Menteri Indonesia dan Korea Selatan menandatangani kesepakatan kerja sama energi bersih
Taruhan bola – Menteri Indonesia dan Korea Selatan menandatangani kerja sama energi bersih
Berita terkait: Korea Selatan menyebut Indonesia sebagai satu-satunya mitra strategis khusus
Jakarta (ANTARA) – Kementerian Energi dan Sumber Daya Mineral (ESDM) Indonesia menandatangani perjanjian kerja sama dengan Kementerian Iklim, Energi, dan Lingkungan Hidup Korea Selatan, terkait kerja sama energi bersih dalam bentuk nota kesepahaman (MoU). “MoU ini berfungsi sebagai landasan bagi kedua belah pihak dalam mempromosikan transisi energi, khususnya energi bersih, sesuai dengan kemampuan masing-masing negara. (Energi terbarukan) baik untuk masa depan kita dan pemanfaatannya tidak boleh ditunda lagi,” kata Menteri ESDM Bahlil Lahadalia dalam pernyataan pada Rabu.

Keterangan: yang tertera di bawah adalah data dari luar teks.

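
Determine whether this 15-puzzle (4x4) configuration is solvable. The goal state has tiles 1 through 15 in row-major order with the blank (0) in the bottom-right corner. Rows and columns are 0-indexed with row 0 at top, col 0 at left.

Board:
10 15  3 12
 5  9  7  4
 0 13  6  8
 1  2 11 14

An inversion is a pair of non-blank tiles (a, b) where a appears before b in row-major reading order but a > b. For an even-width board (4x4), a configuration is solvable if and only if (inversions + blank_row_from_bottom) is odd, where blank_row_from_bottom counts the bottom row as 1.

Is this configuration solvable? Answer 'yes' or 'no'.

Inversions: 57
Blank is in row 2 (0-indexed from top), which is row 2 counting from the bottom (bottom = 1).
57 + 2 = 59, which is odd, so the puzzle is solvable.

Answer: yes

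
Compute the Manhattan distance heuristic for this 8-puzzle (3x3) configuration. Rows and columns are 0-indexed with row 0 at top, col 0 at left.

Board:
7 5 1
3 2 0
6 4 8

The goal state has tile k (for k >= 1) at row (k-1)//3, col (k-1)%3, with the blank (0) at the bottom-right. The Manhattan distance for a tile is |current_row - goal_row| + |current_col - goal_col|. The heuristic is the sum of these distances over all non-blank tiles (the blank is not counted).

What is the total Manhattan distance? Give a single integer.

Tile 7: (0,0)->(2,0) = 2
Tile 5: (0,1)->(1,1) = 1
Tile 1: (0,2)->(0,0) = 2
Tile 3: (1,0)->(0,2) = 3
Tile 2: (1,1)->(0,1) = 1
Tile 6: (2,0)->(1,2) = 3
Tile 4: (2,1)->(1,0) = 2
Tile 8: (2,2)->(2,1) = 1
Sum: 2 + 1 + 2 + 3 + 1 + 3 + 2 + 1 = 15

Answer: 15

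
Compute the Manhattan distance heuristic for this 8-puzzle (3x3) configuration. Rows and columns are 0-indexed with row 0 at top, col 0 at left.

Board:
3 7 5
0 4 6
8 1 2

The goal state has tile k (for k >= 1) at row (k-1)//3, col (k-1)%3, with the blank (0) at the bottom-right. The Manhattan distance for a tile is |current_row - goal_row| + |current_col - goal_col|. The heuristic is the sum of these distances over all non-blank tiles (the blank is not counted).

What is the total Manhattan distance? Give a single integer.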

Pengumuman perjanjian ini dilakukan selama pertemuan antara Presiden Prabowo Subianto dan Presiden Korea Selatan Lee Jae-myung di Blue House, Seoul, Korea Selatan, pada Rabu. Di tengah meningkatnya ketegangan geopolitik dan ancaman krisis global, saya Indonesia terus memperkuat kemitraan strategis dengan negara-negara Asia Timur, termasuk Korea Selatan. Menurut Lahadalia, upaya ini bertujuan untuk memperkuat fondasi kedaulatan dan kemandirian energi nasional.
Selain itu, fluktuasi harga bahan bakar fosil akibat konflik di Timur Tengah telah mendorong Indonesia dan Korea Selatan untuk mempertahankan komitmen pasokan energi yang stabil. Dalam kerangka MoU, kerja sama antara kedua negara difokuskan pada beberapa sektor strategis, mulai dari pengembangan energi terbarukan seperti tenaga surya, angin, dan panas bumi, hingga pemanfaatan sumber energi masa depan seperti nuklir dan hidrogen.Kerja sama ini juga mencakup penguatan sistem penyimpanan energi (ESS), efisiensi energi, bioenergi, dan pengolahan limbah menjadi energi, lanjutnya.
Selain itu, pengembangan infrastruktur pendukung juga didorong, termasuk jaringan listrik cerdas, stasiun pengisian kendaraan listrik, dan industri baterai dari hulu “Termasuk dukungan terhadap sistem energi terintegrasi di pulau-pulau yang mandiri secara energi untuk distribusi energi bersih yang merata,” kata Lahadalia. Ia juga mengutarakan harapannya agar kerja sama ini dapat memfasilitasi transfer teknologi, meningkatkan nilai investasi, dan mendorong pengembangan sumber daya manusia yang kompetitif. Dalam pertemuan dengan Presiden Lee, Presiden Prabowo menyoroti pentingnya hubungan bilateral antara Indonesia dan Korea Selatan di tengah ketidakpastian global.
“”Korea Selatan memiliki kemampuan industri dan teknologi yang luar biasa, sementara Indonesia memiliki sumber daya yang melimpah dan pasar yang besar,” kata Prabowo. Menanggapi hal ini, Presiden Lee mengatakan bahwa Indonesia dan Korea Selatan telah meningkatkan hubungan bilateral mereka ke tingkat tertinggi. Ia juga menilai Indonesia memiliki peran yang stabil sebagai sumber energi utama, termasuk gas alam cair (LNG) dan batu bara.
“Selama lebih dari 50 tahun hubungan diplomatik, Indonesia dan Korea Selatan telah menjadi mitra dan teman yang saling mendukung. Ind “Indonesia adalah tujuan investasi luar negeri utama bagi perusahaan-perusahaan Korea,” katanya. Pabrik baterai kendaraan listrik milik perusahaan Korea Selatan Hyundai LG Indonesia (HLI) Green Power telah beroperasi di Karawang, Jawa Barat, sejak Juli 2024.
Fase pertama proyek ini, dengan nilai investasi sebesar US$1,1 miliar, mencakup produksi baterai kendaraan listrik sebesar 10 gigawatt-jam (GWh), setara dengan 32,6 juta sel baterai, dan cukup untuk menggerakkan sekitar 150.000 kendaraan listrik.